Children dating too young
How did I get from there to dropping off my own daughter at the doorstep of romance?And was there a way to make those girl-meets-boy dramas any less heart crushing?
D., a child and adolescent psychiatrist in Marshfield, Wisconsin."What your tween really wants to talk about are feelings—the way her heart beats faster when she thinks about seeing the boy at band practice, or how good it feels when he says hi," says Benoit.Immediately steering the conversation toward sex ed does kids a real disservice, says Elizabeth Miller, M."And they should be aware of the consequences," says Harding, "if they don't follow the established family rules." First, let your kids know you'll be checking their social media pages and browser history from time to time.It's true that much of tween romance seems to unfold over chat, says Jessica Gottlieb of Los Angeles, whose 14-year-old daughter appears to have been bitten by the love bug overnight."Tweens aren't usually that interested in sex itself," says Miller. They want to know how to approach someone they think is cute, not talk about STDs.

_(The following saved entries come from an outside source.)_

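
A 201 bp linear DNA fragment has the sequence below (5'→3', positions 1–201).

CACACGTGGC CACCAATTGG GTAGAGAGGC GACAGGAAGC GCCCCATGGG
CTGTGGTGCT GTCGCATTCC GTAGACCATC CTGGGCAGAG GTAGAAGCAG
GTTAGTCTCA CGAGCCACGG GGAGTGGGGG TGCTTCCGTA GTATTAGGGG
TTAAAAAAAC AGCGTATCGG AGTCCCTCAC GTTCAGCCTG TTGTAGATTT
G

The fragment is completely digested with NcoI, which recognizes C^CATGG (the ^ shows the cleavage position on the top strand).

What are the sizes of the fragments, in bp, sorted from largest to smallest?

157, 44 bp

The NcoI site (CCATGG) starts at position 44.
NcoI cuts after the first base of each site, so after position 44.
Linear molecule, 1 cut → 2 fragments:
  1–44 → 44 bp
  45–201 → 157 bp
Sorted largest to smallest: 157, 44 bp.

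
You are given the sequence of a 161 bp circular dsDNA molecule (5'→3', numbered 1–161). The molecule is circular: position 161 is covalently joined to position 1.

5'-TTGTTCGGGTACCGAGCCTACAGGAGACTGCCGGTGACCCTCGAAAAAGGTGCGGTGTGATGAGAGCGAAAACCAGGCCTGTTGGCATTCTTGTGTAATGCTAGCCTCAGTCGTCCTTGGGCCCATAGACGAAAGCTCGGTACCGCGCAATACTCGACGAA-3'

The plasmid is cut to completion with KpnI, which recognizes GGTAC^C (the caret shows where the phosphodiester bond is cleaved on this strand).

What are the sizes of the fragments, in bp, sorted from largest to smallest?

131, 30 bp

KpnI sites (GGTACC) start at positions 8, 139.
KpnI cuts after base 5 of each site (before the last base), so after positions 12, 143.
Circular molecule, 2 cuts → 2 fragments:
  13–143 → 131 bp
  144–161 then 1–12 → 18 + 12 = 30 bp
Sorted largest to smallest: 131, 30 bp.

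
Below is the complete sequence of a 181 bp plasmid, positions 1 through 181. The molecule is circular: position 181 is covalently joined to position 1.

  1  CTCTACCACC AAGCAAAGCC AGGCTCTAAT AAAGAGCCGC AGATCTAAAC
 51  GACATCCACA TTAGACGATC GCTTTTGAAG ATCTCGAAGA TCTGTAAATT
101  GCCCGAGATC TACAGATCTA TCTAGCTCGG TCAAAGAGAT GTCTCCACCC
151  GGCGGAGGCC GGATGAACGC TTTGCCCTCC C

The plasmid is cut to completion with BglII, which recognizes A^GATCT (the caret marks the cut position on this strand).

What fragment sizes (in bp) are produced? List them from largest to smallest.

108, 38, 18, 9, 8 bp

BglII sites (AGATCT) start at positions 41, 79, 88, 106, 114.
BglII cuts after the first base of each site, so after positions 41, 79, 88, 106, 114.
Circular molecule, 5 cuts → 5 fragments:
  42–79 → 38 bp
  80–88 → 9 bp
  89–106 → 18 bp
  107–114 → 8 bp
  115–181 then 1–41 → 67 + 41 = 108 bp
Sorted largest to smallest: 108, 38, 18, 9, 8 bp.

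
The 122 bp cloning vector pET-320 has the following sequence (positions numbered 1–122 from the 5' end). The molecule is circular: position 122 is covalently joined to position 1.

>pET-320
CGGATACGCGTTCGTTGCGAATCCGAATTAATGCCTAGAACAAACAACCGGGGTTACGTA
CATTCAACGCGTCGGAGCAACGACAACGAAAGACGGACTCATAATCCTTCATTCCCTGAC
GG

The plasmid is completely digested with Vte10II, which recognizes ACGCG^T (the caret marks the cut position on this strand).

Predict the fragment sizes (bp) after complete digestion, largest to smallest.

61, 61 bp

Vte10II sites (ACGCGT) start at positions 6, 67.
Vte10II cuts after base 5 of each site (before the last base), so after positions 10, 71.
Circular molecule, 2 cuts → 2 fragments:
  11–71 → 61 bp
  72–122 then 1–10 → 51 + 10 = 61 bp
Sorted largest to smallest: 61, 61 bp.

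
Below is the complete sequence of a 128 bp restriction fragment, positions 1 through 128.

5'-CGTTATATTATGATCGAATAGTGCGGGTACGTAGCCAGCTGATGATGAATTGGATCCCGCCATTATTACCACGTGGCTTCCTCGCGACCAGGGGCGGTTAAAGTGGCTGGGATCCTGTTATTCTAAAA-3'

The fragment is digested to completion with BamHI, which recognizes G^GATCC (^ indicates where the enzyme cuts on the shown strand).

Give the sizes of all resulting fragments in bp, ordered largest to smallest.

BamHI sites (GGATCC) start at positions 52, 110.
BamHI cuts after the first base of each site, so after positions 52, 110.
Linear molecule, 2 cuts → 3 fragments:
  1–52 → 52 bp
  53–110 → 58 bp
  111–128 → 18 bp
Sorted largest to smallest: 58, 52, 18 bp.

58, 52, 18 bp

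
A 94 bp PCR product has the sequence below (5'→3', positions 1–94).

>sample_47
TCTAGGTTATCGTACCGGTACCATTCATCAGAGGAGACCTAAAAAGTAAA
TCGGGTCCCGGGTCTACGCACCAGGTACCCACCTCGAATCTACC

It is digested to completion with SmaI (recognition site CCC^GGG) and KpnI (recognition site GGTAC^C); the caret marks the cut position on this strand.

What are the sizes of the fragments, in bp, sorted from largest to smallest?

The SmaI site (CCCGGG) starts at position 57.
SmaI cuts after base 3 of each site, so after position 59.
KpnI sites (GGTACC) start at positions 17, 74.
KpnI cuts after base 5 of each site (before the last base), so after positions 21, 78.
Combined cut positions: 21, 59, 78.
Linear molecule, 3 cuts → 4 fragments:
  1–21 → 21 bp
  22–59 → 38 bp
  60–78 → 19 bp
  79–94 → 16 bp
Sorted largest to smallest: 38, 21, 19, 16 bp.

38, 21, 19, 16 bp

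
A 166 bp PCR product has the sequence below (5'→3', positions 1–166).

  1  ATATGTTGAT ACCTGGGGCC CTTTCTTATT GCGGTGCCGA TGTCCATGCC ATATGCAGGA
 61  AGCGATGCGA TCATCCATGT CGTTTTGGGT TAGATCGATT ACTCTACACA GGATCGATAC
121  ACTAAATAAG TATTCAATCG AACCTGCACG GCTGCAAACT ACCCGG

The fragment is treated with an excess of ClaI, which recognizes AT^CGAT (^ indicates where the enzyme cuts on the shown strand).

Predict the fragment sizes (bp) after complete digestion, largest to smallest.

95, 52, 19 bp

ClaI sites (ATCGAT) start at positions 94, 113.
ClaI cuts after base 2 of each site, so after positions 95, 114.
Linear molecule, 2 cuts → 3 fragments:
  1–95 → 95 bp
  96–114 → 19 bp
  115–166 → 52 bp
Sorted largest to smallest: 95, 52, 19 bp.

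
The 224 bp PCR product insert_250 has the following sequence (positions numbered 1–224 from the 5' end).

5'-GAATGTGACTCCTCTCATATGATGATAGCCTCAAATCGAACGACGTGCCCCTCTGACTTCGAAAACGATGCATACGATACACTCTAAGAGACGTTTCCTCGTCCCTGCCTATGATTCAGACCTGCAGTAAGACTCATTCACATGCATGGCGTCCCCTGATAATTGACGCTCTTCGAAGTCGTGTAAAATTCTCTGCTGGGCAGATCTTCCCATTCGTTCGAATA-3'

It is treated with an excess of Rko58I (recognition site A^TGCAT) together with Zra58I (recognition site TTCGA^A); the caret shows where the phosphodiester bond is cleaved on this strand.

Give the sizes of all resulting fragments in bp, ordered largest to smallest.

Rko58I sites (ATGCAT) start at positions 68, 142.
Rko58I cuts after the first base of each site, so after positions 68, 142.
Zra58I sites (TTCGAA) start at positions 58, 172, 217.
Zra58I cuts after base 5 of each site (before the last base), so after positions 62, 176, 221.
Combined cut positions: 62, 68, 142, 176, 221.
Linear molecule, 5 cuts → 6 fragments:
  1–62 → 62 bp
  63–68 → 6 bp
  69–142 → 74 bp
  143–176 → 34 bp
  177–221 → 45 bp
  222–224 → 3 bp
Sorted largest to smallest: 74, 62, 45, 34, 6, 3 bp.

74, 62, 45, 34, 6, 3 bp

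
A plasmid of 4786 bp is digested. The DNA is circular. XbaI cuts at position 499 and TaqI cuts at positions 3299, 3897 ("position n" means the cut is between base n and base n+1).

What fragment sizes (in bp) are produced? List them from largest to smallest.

Combined cut positions (sorted): 499, 3299, 3897.
Circular molecule, 3 cuts → 3 fragments:
  3299 − 499 = 2800 bp
  3897 − 3299 = 598 bp
  wrap: 4786 − 3897 + 499 = 1388 bp
Sorted largest to smallest: 2800, 1388, 598 bp.

2800, 1388, 598 bp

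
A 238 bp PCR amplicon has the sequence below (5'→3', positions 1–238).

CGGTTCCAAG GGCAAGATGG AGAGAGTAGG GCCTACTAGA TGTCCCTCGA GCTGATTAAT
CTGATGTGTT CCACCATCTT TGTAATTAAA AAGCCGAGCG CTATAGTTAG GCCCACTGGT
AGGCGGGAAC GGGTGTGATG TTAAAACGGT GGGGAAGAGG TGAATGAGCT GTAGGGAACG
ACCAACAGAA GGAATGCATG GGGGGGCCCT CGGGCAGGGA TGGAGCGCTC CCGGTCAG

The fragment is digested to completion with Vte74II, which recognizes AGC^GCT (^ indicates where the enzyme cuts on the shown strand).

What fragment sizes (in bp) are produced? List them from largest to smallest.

Vte74II sites (AGCGCT) start at positions 97, 224.
Vte74II cuts after base 3 of each site, so after positions 99, 226.
Linear molecule, 2 cuts → 3 fragments:
  1–99 → 99 bp
  100–226 → 127 bp
  227–238 → 12 bp
Sorted largest to smallest: 127, 99, 12 bp.

127, 99, 12 bp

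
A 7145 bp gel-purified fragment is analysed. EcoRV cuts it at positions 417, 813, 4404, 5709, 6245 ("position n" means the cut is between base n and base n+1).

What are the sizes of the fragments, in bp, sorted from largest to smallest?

Linear molecule, 5 cuts → 6 fragments:
  417 − 0 = 417 bp
  813 − 417 = 396 bp
  4404 − 813 = 3591 bp
  5709 − 4404 = 1305 bp
  6245 − 5709 = 536 bp
  7145 − 6245 = 900 bp
Sorted largest to smallest: 3591, 1305, 900, 536, 417, 396 bp.

3591, 1305, 900, 536, 417, 396 bp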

Most likely, they're not even thinking about sex at all—but may get freaked out because you are." Let them guide the conversation, and listen carefully to what is really being asked.
These key tips will keep everyone on the same page.
Many parents assume their tween has no interest in the opposite sex because he or she hasn't said anything about it.
"But it's actually a good thing," says Jessica, "because every few days I read her chat logs and see her conversations are mercifully innocent and appropriate." This kind of monitoring also applies to texts.
Parents may detect a problematic relationship if someone seems too controlling, constantly demanding to know a kid's whereabouts. "—won't tell you much, volume will: Lots of texts could mean he or she matters.
They may even know that kids the same age "date," but are convinced that doesn't include their son or daughter.